The specific name striata is Latin for “striated”. This species is now placed in the genus Lonchura that was introduced by the English naturalist William Henry Sykes in 1832.
There are six subspecies:
• L. s. acuticauda (Hodgson, 1836) – northern Indian mainland below c. 1,500 metres ASL, north through the Himalayas foothills of Bhutan and Nepal to the Dehradun region of Uttarakhand, India acroos to Bangladesh to northern Indochina
Medium brown above, except on the face and remiges, buffy below
• L. s. striata (Linnaeus, 1766) – southern Indian mainland, Sri Lanka
Dark chocolate-brown above, white below
• L. s. fumigata (Walden, 1873) – Andaman Islands
• L. s. semistriata (Hume, 1874) – Car Nicobar and Central (Nancowry) group, Nicobar Islands
• L. s. subsquamicollis (Baker, ECS, 1925) – Malay Peninsula to southern Indochina
• L. s. swinhoei (Cabanis, 1882) – east central and east China, Taiwan
• Lonchura (striata) domestica – society finch.

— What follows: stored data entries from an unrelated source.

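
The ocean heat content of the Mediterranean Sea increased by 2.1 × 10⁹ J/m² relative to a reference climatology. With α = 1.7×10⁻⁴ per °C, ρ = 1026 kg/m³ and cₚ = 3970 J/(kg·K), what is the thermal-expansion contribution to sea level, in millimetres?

Δh = αQ/(ρcₚ) = 1.7×10⁻⁴ × 2.1×10⁹ / (1026 × 3970) ≈ 0.087646 m

88 mm of thermosteric rise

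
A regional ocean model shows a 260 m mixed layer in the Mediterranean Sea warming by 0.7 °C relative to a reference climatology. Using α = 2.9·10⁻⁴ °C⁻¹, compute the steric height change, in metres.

Δh = αΔT·H = 2.9×10⁻⁴ × 0.7 × 260 = 0.05278 m

Δh ≈ 0.0528 m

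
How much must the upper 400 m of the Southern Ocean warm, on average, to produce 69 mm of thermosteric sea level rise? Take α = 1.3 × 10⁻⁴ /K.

1.33 °C

ΔT = Δh/(αH) = 0.069 / (1.3×10⁻⁴ × 400) ≈ 1.327 °C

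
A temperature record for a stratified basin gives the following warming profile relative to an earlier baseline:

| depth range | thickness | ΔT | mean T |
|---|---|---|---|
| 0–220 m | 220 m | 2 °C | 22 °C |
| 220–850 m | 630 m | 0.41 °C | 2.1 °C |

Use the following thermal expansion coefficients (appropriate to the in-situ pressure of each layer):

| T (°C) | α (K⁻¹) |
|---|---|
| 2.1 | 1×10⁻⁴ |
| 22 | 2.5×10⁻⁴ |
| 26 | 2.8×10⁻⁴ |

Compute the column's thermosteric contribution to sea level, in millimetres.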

Domesticated; naturalized in Japan.
A number of breeds have been developed, ranging from white through yellowish, grey, rufous and brown to almost black, with more or less lighter belly; piebald birds are common, and more fanciful breeds with crests or curled feathers are also available.
The White-rumped Munia is approximately 10 to 11 cm in length, with a stubby grey bill and a long black pointed tail. The adults are brown above and on the breast, and lighter below; the rump is white.
There is some variation between the subspecies, but the sexes are almost impossible to distinguish in all subspecies; males have a more bulky head and bill.